The City Council voted unanimously on Monday to approve a resolution pledging to consider TIF for the Water’s Edge project, but it did not approve any TIF. The city must go through studies and public hearings before TIF for a project could be approved. The purpose of pledging to consider it was to give Commonwealth Development’s tax credit application a boost. The company has to apply for the tax credits, and the competition is fierce, Winona Community Development Specialist Nick Larson explained. Last year, the Minnesota Housing Finance Agency received 70 applications and only funded around 15, he reported. However, when local governments offer to pitch in, the agency looks more favorably on those projects’ applications, Larson explained.

“It’s very important to the project,” Anderson said of the possible TIF. Often, affordable-housing developments require stitching together multiple funding sources. Anderson said winning tax credits for the project is the first step. She expects to find out whether the credits are awarded in November.

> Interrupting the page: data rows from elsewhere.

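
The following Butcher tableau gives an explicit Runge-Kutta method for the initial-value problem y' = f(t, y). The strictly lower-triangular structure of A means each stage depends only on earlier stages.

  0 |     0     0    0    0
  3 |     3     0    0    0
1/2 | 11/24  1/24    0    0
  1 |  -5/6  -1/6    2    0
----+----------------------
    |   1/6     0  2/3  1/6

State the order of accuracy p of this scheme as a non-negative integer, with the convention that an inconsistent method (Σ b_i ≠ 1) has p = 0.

4

b = (1/6, 0, 2/3, 1/6)
c = (0, 3, 1/2, 1)
Ac = (0, 0, 1/8, 1/2)
Σ b_i: 1/6·1 + 2/3·1 + 1/6·1 = 1 ✓
b·c: 2/3·1/2 + 1/6·1 = 1/2 ✓
b·c²: 2/3·1/4 + 1/6·1 = 1/3 ✓
b·Ac: 2/3·1/8 + 1/6·1/2 = 1/6 ✓
b·c³: 2/3·1/8 + 1/6·1 = 1/4 ✓
b·(c∘Ac): 2/3·1/16 + 1/6·1/2 = 1/8 ✓
b·Ac²: 2/3·3/8 + 1/6·(-1) = 1/12 ✓
b·A²c: 1/6·1/4 = 1/24 ✓; 4 stages ⇒ order 4.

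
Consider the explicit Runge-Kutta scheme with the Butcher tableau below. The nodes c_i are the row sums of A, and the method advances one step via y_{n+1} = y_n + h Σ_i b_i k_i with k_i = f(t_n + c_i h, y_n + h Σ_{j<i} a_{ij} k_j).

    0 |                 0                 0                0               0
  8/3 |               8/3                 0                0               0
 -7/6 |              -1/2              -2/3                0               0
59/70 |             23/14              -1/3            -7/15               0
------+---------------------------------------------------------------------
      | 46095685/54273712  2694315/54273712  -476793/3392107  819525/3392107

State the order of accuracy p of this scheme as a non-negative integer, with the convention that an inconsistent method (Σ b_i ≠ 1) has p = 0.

3

b = (46095685/54273712, 2694315/54273712, -476793/3392107, 819525/3392107)
c = (0, 8/3, -7/6, 59/70)
Ac = (0, 0, -16/9, -31/90)
Σ b_i: 46095685/54273712·1 + 2694315/54273712·1 + (-476793/3392107)·1 + 819525/3392107·1 = 1 ✓
b·c: 2694315/54273712·8/3 + (-476793/3392107)·(-7/6) + 819525/3392107·59/70 = 1/2 ✓
b·c²: 2694315/54273712·64/9 + (-476793/3392107)·49/36 + 819525/3392107·3481/4900 = 1/3 ✓
b·Ac: (-476793/3392107)·(-16/9) + 819525/3392107·(-31/90) = 1/6 ✓
b·c³: 2694315/54273712·512/27 + (-476793/3392107)·(-343/216) + 819525/3392107·205379/343000 = 5595787207/4274054820 ≠ 1/4 ⇒ order 3.
b·(c∘Ac): (-476793/3392107)·56/27 + 819525/3392107·(-1829/6300) = -14721917/40705284 ≠ 1/8
b·Ac²: (-476793/3392107)·(-128/27) + 819525/3392107·(-541/180) = -2433311/40705284 ≠ 1/12
b·A²c: 819525/3392107·112/135 = 6119120/30528963 ≠ 1/24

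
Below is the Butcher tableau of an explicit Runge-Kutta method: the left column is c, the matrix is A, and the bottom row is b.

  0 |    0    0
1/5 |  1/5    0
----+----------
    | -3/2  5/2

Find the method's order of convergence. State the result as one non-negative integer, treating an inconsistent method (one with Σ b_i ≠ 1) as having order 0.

2

b = (-3/2, 5/2)
c = (0, 1/5)
Σ b_i: (-3/2)·1 + 5/2·1 = 1 ✓
b·c: 5/2·1/5 = 1/2 ✓; 2 stages ⇒ order 2.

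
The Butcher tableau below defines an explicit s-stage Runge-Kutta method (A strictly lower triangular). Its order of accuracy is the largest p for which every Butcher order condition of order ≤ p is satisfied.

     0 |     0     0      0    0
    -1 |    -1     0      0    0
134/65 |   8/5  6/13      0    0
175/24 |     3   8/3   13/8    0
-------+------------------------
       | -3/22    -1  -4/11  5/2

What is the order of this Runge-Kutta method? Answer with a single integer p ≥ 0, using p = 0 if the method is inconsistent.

b = (-3/22, -1, -4/11, 5/2)
c = (0, -1, 134/65, 175/24)
Ac = (0, 0, -6/13, 41/60)
Σ b_i: (-3/22)·1 + (-1)·1 + (-4/11)·1 + 5/2·1 = 1 ✓
b·c: (-1)·(-1) + (-4/11)·134/65 + 5/2·175/24 = 634217/34320 ≠ 1/2 ⇒ order 1.

1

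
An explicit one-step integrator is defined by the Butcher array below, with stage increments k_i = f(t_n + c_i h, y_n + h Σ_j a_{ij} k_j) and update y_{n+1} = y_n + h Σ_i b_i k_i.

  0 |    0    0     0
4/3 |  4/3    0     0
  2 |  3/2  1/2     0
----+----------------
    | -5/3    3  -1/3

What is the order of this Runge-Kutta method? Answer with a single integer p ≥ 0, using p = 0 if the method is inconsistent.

1

b = (-5/3, 3, -1/3)
c = (0, 4/3, 2)
Ac = (0, 0, 2/3)
Σ b_i: (-5/3)·1 + 3·1 + (-1/3)·1 = 1 ✓
b·c: 3·4/3 + (-1/3)·2 = 10/3 ≠ 1/2 ⇒ order 1.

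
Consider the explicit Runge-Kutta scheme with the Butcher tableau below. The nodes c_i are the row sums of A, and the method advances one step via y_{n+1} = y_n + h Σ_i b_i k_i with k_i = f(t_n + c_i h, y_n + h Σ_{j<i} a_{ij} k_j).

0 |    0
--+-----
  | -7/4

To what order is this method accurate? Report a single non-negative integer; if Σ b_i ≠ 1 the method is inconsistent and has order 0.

0

b = (-7/4)
c = (0)
Σ b_i: (-7/4)·1 = -7/4 ≠ 1 ⇒ order 0.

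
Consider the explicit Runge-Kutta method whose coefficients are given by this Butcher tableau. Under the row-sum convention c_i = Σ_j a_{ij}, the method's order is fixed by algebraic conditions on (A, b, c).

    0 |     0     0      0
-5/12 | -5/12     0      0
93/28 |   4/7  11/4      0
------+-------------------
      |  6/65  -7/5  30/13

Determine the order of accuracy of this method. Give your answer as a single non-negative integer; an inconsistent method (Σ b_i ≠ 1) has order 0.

b = (6/65, -7/5, 30/13)
c = (0, -5/12, 93/28)
Ac = (0, 0, -55/48)
Σ b_i: 6/65·1 + (-7/5)·1 + 30/13·1 = 1 ✓
b·c: (-7/5)·(-5/12) + 30/13·93/28 = 9007/1092 ≠ 1/2 ⇒ order 1.

1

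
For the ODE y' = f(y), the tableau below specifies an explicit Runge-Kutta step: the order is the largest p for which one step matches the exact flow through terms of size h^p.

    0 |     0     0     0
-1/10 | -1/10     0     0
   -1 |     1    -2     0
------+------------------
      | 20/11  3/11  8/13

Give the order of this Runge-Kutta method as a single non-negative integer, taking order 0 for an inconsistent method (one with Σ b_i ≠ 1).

0

b = (20/11, 3/11, 8/13)
c = (0, -1/10, -1)
Ac = (0, 0, 1/5)
Σ b_i: 20/11·1 + 3/11·1 + 8/13·1 = 387/143 ≠ 1 ⇒ order 0.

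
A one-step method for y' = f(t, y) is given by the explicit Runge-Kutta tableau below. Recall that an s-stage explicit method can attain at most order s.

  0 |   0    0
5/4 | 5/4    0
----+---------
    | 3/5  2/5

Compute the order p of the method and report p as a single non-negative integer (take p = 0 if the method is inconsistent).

b = (3/5, 2/5)
c = (0, 5/4)
Σ b_i: 3/5·1 + 2/5·1 = 1 ✓
b·c: 2/5·5/4 = 1/2 ✓; 2 stages ⇒ order 2.

2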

Unlike some developments that blend subsidized and market-rate housing, all of the units at the Water’s Edge apartments would have some income restriction, though there would be a range of units for tenants earning under 30 percent of area median income (AMI), under 50 percent of AMI, and under 80 percent of AMI. For a family of four, that means earning under $25,750 a year, under $37,800, and under $60,500, respectively. Additionally, a few of the units would be reserved for people with disabilities or other special needs.

The rental prices are subject to change, but Anderson reported that Commonwealth Development currently plans for the 50-percent-of-AMI units to be priced at $489 per month for a one-bedroom apartment, $645 for a two-bedroom, and $822 for three bedrooms.

Those rents meet state limits for affordable housing prices and the commonly-used metric of affordability that rents should not exceed 30 percent of a household’s gross income. However, they are not much cheaper than the going rate for some apartments in Winona. The housing study found that market-rate rental prices in Winona ranged from $415 to $755 per month for a one-bedroom unit and from $535 to $1,000 for a two-bedroom.

“It’s an unusual dynamic,” Anderson said, referring to the low prices for some existing apartments in Winona. However, Anderson described some of the Winona families her organization hopes to serve, saying, “A lot of them are overcrowded or doubled-up or in poor-condition housing. I think there’s a lot of that … They might be renting a kind of run-down house in the meantime, but this might be better.” Anderson added that while market-rate prices may increase in Winona over time, the Water’s Edge apartments will be locked in at affordable prices for the next 40 years.